Mysterious Russian satellite Kosmos 2499 breaks up apart in Earth’s orbit, leaving behind space debris
A mysterious event in the Earth’s orbit is giving a headache to the best of experts, back on Earth. A Russian satellite called Kosmos 2499 broke up in Earth’s orbit at an altitude of 1,169 kilometres on January 4 and left, leaving behind scores of space junk whipping around the planet.
According to the US Space Force’s 18th Space Defence Squadron, which tracks all the man-made objects in Earth’s orbit, the cloud of space debris could last in the atmosphere for well over a century.
As per NASA, orbital debris more than 1,000 km above the Earth will continue circulating the planet for hundred years or more before they fall black to Earth. The Kosmos 2499 was launched by Russia in 2013 and 2014, alongside other Russian military communication satellites.
Mysterious history with Kosmos 2499
According to Harvard & Smithsonian Centre for Astrophysics (CfA) astronomer Jonathan McDowell, the fresh break-up of the satellite is the second such incident with the same satellite after the first one was reported on October 23, 2021.
Taking to Twitter, McDowell said that he suspects the new event is the further break-up of already broken parts.
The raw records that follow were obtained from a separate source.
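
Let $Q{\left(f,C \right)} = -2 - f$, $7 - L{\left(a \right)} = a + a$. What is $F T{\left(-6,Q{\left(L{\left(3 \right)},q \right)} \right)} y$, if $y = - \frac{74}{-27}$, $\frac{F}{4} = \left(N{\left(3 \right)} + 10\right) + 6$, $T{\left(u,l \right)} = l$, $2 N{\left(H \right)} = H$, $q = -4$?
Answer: $- \frac{5180}{9} \approx -575.56$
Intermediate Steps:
$L{\left(a \right)} = 7 - 2 a$ ($L{\left(a \right)} = 7 - \left(a + a\right) = 7 - 2 a$)
$N{\left(H \right)} = \frac{H}{2}$
$F = 70$ ($F = 4 \left(\left(\frac{1}{2} \cdot 3 + 10\right) + 6\right) = 4 \left(\left(\frac{3}{2} + 10\right) + 6\right) = 4 \left(\frac{23}{2} + 6\right) = 4 \cdot \frac{35}{2} = 70$)
$y = \frac{74}{27}$ ($y = \left(-74\right) \left(- \frac{1}{27}\right) = \frac{74}{27} \approx 2.7407$)
$F T{\left(-6,Q{\left(L{\left(3 \right)},q \right)} \right)} y = 70 \left(-2 - \left(7 - 6\right)\right) \frac{74}{27} = 70 \left(-2 - 1\right) \frac{74}{27} = 70 \left(-3\right) \frac{74}{27} = \left(-210\right) \frac{74}{27} = - \frac{5180}{9}$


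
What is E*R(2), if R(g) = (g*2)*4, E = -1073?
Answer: -17168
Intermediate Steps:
R(g) = 8*g (R(g) = (2*g)*4 = 8*g)
E*R(2) = -8584*2 = -1073*16 = -17168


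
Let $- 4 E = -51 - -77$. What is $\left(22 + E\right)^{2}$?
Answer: $\frac{961}{4} \approx 240.25$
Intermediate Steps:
$E = - \frac{13}{2}$ ($E = - \frac{-51 - -77}{4} = - \frac{-51 + 77}{4} = \left(- \frac{1}{4}\right) 26 = - \frac{13}{2} \approx -6.5$)
$\left(22 + E\right)^{2} = \left(22 - \frac{13}{2}\right)^{2} = \left(\frac{31}{2}\right)^{2} = \frac{961}{4}$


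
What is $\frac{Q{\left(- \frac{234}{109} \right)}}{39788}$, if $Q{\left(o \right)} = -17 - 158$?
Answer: $- \frac{25}{5684} \approx -0.0043983$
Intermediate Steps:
$Q{\left(o \right)} = -175$ ($Q{\left(o \right)} = -17 - 158 = -175$)
$\frac{Q{\left(- \frac{234}{109} \right)}}{39788} = - \frac{175}{39788} = \left(-175\right) \frac{1}{39788} = - \frac{25}{5684}$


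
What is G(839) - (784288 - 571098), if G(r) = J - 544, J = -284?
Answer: -214018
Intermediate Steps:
G(r) = -828 (G(r) = -284 - 544 = -828)
G(839) - (784288 - 571098) = -828 - (784288 - 571098) = -828 - 1*213190 = -828 - 213190 = -214018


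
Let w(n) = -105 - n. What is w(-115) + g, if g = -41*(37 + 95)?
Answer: -5402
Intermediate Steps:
g = -5412 (g = -41*132 = -5412)
w(-115) + g = (-105 - 1*(-115)) - 5412 = (-105 + 115) - 5412 = 10 - 5412 = -5402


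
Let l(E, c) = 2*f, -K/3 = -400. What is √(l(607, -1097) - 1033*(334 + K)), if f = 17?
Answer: 2*I*√396147 ≈ 1258.8*I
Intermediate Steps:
K = 1200 (K = -3*(-400) = 1200)
l(E, c) = 34 (l(E, c) = 2*17 = 34)
√(l(607, -1097) - 1033*(334 + K)) = √(34 - 1033*(334 + 1200)) = √(34 - 1033*1534) = √(34 - 1584622) = √(-1584588) = 2*I*√396147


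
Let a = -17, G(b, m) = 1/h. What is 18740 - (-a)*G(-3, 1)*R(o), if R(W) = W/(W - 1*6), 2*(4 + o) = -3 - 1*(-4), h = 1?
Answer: 355941/19 ≈ 18734.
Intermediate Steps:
o = -7/2 (o = -4 + (-3 - 1*(-4))/2 = -4 + (-3 + 4)/2 = -4 + (1/2)*1 = -4 + 1/2 = -7/2 ≈ -3.5000)
G(b, m) = 1 (G(b, m) = 1/1 = 1)
R(W) = W/(-6 + W) (R(W) = W/(W - 6) = W/(-6 + W))
18740 - (-a)*G(-3, 1)*R(o) = 18740 - -1*(-17)*1*(-7/(2*(-6 - 7/2))) = 18740 - 17*1*(-7/(2*(-19/2))) = 18740 - 17*(-7/2*(-2/19)) = 18740 - 17*7/19 = 18740 - 1*119/19 = 18740 - 119/19 = 355941/19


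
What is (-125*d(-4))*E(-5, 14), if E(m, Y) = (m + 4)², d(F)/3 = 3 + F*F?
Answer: -7125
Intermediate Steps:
d(F) = 9 + 3*F² (d(F) = 3*(3 + F*F) = 3*(3 + F²) = 9 + 3*F²)
E(m, Y) = (4 + m)²
(-125*d(-4))*E(-5, 14) = (-125*(9 + 3*(-4)²))*(4 - 5)² = -125*(9 + 3*16)*(-1)² = -125*(9 + 48)*1 = -125*57*1 = -7125*1 = -7125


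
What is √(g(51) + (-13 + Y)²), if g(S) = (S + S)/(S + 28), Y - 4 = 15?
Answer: √232734/79 ≈ 6.1066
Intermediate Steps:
Y = 19 (Y = 4 + 15 = 19)
g(S) = 2*S/(28 + S) (g(S) = (2*S)/(28 + S) = 2*S/(28 + S))
√(g(51) + (-13 + Y)²) = √(2*51/(28 + 51) + (-13 + 19)²) = √(2*51/79 + 6²) = √(2*51*(1/79) + 36) = √(102/79 + 36) = √(2946/79) = √232734/79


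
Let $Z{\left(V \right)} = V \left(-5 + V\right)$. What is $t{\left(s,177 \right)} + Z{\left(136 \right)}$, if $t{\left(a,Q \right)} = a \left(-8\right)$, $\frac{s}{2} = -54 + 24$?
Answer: $18296$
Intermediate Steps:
$s = -60$ ($s = 2 \left(-54 + 24\right) = 2 \left(-30\right) = -60$)
$t{\left(a,Q \right)} = - 8 a$
$t{\left(s,177 \right)} + Z{\left(136 \right)} = \left(-8\right) \left(-60\right) + 136 \left(-5 + 136\right) = 480 + 136 \cdot 131 = 480 + 17816 = 18296$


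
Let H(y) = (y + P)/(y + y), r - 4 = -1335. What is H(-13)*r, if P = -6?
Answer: -25289/26 ≈ -972.65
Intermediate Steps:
r = -1331 (r = 4 - 1335 = -1331)
H(y) = (-6 + y)/(2*y) (H(y) = (y - 6)/(y + y) = (-6 + y)/((2*y)) = (-6 + y)*(1/(2*y)) = (-6 + y)/(2*y))
H(-13)*r = ((½)*(-6 - 13)/(-13))*(-1331) = ((½)*(-1/13)*(-19))*(-1331) = (19/26)*(-1331) = -25289/26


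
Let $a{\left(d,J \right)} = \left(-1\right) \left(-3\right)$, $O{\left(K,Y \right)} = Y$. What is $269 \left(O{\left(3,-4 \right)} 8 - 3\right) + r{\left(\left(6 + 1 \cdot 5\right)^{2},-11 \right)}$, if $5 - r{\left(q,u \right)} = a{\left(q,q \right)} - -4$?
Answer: $-9417$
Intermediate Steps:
$a{\left(d,J \right)} = 3$
$r{\left(q,u \right)} = -2$ ($r{\left(q,u \right)} = 5 - \left(3 - -4\right) = 5 - \left(3 + 4\right) = 5 - 7 = -2$)
$269 \left(O{\left(3,-4 \right)} 8 - 3\right) + r{\left(\left(6 + 1 \cdot 5\right)^{2},-11 \right)} = 269 \left(\left(-4\right) 8 - 3\right) - 2 = 269 \left(-32 - 3\right) - 2 = 269 \left(-35\right) - 2 = -9415 - 2 = -9417$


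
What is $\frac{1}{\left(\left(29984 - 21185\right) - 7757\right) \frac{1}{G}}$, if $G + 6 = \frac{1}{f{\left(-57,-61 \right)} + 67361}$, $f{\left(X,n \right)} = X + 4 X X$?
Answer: $- \frac{481799}{83672600} \approx -0.0057581$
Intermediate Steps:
$f{\left(X,n \right)} = X + 4 X^{2}$
$G = - \frac{481799}{80300}$ ($G = -6 + \frac{1}{- 57 \left(1 + 4 \left(-57\right)\right) + 67361} = -6 + \frac{1}{- 57 \left(1 - 228\right) + 67361} = -6 + \frac{1}{\left(-57\right) \left(-227\right) + 67361} = -6 + \frac{1}{12939 + 67361} = -6 + \frac{1}{80300} = - \frac{481799}{80300} \approx -6.0$)
$\frac{1}{\left(\left(29984 - 21185\right) - 7757\right) \frac{1}{G}} = \frac{1}{\left(\left(29984 - 21185\right) - 7757\right) \frac{1}{- \frac{481799}{80300}}} = \frac{1}{\left(8799 - 7757\right) \left(- \frac{80300}{481799}\right)} = \frac{1}{1042 \left(- \frac{80300}{481799}\right)} = \frac{1}{- \frac{83672600}{481799}} = - \frac{481799}{83672600}$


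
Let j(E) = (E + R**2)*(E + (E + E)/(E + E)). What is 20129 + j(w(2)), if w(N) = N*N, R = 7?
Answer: 20394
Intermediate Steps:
w(N) = N**2
j(E) = (1 + E)*(49 + E) (j(E) = (E + 7**2)*(E + (E + E)/(E + E)) = (E + 49)*(E + (2*E)/((2*E))) = (49 + E)*(E + (2*E)*(1/(2*E))) = (49 + E)*(E + 1) = (49 + E)*(1 + E) = (1 + E)*(49 + E))
20129 + j(w(2)) = 20129 + (49 + (2**2)**2 + 50*2**2) = 20129 + (49 + 4**2 + 50*4) = 20129 + (49 + 16 + 200) = 20129 + 265 = 20394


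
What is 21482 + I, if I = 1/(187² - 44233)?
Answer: 199009247/9264 ≈ 21482.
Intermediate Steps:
I = -1/9264 (I = 1/(34969 - 44233) = 1/(-9264) = -1/9264 ≈ -0.00010794)
21482 + I = 21482 - 1/9264 = 199009247/9264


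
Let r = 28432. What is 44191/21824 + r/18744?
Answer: 16463819/4648512 ≈ 3.5417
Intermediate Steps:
44191/21824 + r/18744 = 44191/21824 + 28432/18744 = 44191*(1/21824) + 28432*(1/18744) = 44191/21824 + 3554/2343 = 16463819/4648512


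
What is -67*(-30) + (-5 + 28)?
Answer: 2033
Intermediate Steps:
-67*(-30) + (-5 + 28) = 2010 + 23 = 2033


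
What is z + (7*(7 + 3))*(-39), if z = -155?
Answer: -2885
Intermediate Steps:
z + (7*(7 + 3))*(-39) = -155 + (7*(7 + 3))*(-39) = -155 + (7*10)*(-39) = -155 + 70*(-39) = -155 - 2730 = -2885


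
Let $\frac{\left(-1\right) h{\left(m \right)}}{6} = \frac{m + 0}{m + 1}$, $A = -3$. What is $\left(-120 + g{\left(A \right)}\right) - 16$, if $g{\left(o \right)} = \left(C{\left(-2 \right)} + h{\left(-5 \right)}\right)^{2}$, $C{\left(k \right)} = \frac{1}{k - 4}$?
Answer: $- \frac{695}{9} \approx -77.222$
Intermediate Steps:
$C{\left(k \right)} = \frac{1}{-4 + k}$
$h{\left(m \right)} = - \frac{6 m}{1 + m}$ ($h{\left(m \right)} = - 6 \frac{m + 0}{m + 1} = - 6 \frac{m}{1 + m} = - \frac{6 m}{1 + m}$)
$g{\left(o \right)} = \frac{529}{9}$ ($g{\left(o \right)} = \left(\frac{1}{-4 - 2} - - \frac{30}{1 - 5}\right)^{2} = \left(\frac{1}{-6} - - \frac{30}{-4}\right)^{2} = \left(- \frac{1}{6} - \left(-30\right) \left(- \frac{1}{4}\right)\right)^{2} = \left(- \frac{1}{6} - \frac{15}{2}\right)^{2} = \left(- \frac{23}{3}\right)^{2} = \frac{529}{9}$)
$\left(-120 + g{\left(A \right)}\right) - 16 = \left(-120 + \frac{529}{9}\right) - 16 = - \frac{551}{9} - 16 = - \frac{695}{9}$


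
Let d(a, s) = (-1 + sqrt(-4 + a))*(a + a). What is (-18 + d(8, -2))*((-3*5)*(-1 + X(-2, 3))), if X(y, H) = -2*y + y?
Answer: 30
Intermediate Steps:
X(y, H) = -y
d(a, s) = 2*a*(-1 + sqrt(-4 + a)) (d(a, s) = (-1 + sqrt(-4 + a))*(2*a) = 2*a*(-1 + sqrt(-4 + a)))
(-18 + d(8, -2))*((-3*5)*(-1 + X(-2, 3))) = (-18 + 2*8*(-1 + sqrt(-4 + 8)))*((-3*5)*(-1 - 1*(-2))) = (-18 + 2*8*(-1 + sqrt(4)))*(-15*(-1 + 2)) = (-18 + 2*8*(-1 + 2))*(-15*1) = (-18 + 2*8*1)*(-15) = (-18 + 16)*(-15) = -2*(-15) = 30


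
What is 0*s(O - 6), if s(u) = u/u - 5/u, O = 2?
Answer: 0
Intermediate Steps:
s(u) = 1 - 5/u
0*s(O - 6) = 0*((-5 + (2 - 6))/(2 - 6)) = 0*((-5 - 4)/(-4)) = 0*(-¼*(-9)) = 0*(9/4) = 0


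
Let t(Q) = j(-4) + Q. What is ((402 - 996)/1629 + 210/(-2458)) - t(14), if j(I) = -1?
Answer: -2991956/222449 ≈ -13.450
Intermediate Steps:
t(Q) = -1 + Q
((402 - 996)/1629 + 210/(-2458)) - t(14) = ((402 - 996)/1629 + 210/(-2458)) - (-1 + 14) = (-594*1/1629 + 210*(-1/2458)) - 1*13 = (-66/181 - 105/1229) - 13 = -100119/222449 - 13 = -2991956/222449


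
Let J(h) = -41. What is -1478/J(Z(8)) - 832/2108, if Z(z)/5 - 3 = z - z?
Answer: 770378/21607 ≈ 35.654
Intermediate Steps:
Z(z) = 15 (Z(z) = 15 + 5*(z - z) = 15 + 5*0 = 15 + 0 = 15)
-1478/J(Z(8)) - 832/2108 = -1478/(-41) - 832/2108 = -1478*(-1/41) - 832*1/2108 = 1478/41 - 208/527 = 770378/21607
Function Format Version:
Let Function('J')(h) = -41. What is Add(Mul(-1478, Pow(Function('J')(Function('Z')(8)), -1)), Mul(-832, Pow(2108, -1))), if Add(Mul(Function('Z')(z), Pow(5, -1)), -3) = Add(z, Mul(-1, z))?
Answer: Rational(770378, 21607) ≈ 35.654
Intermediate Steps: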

Suspicion around Kosmos 2499
According to reports, Kosomos 2499 made some orbital manoeuvres that led to suspicions that it would allow spacecraft to attack and disable satellites.
The allegations from the foreign stakeholders forced erstwhile Roscosmos (Russian Space Agency) head Oleg Ostapenko to publicly clarify that Kosmos 2499 and a similar Kosmos 2491 satellite are not ‘killer satellites.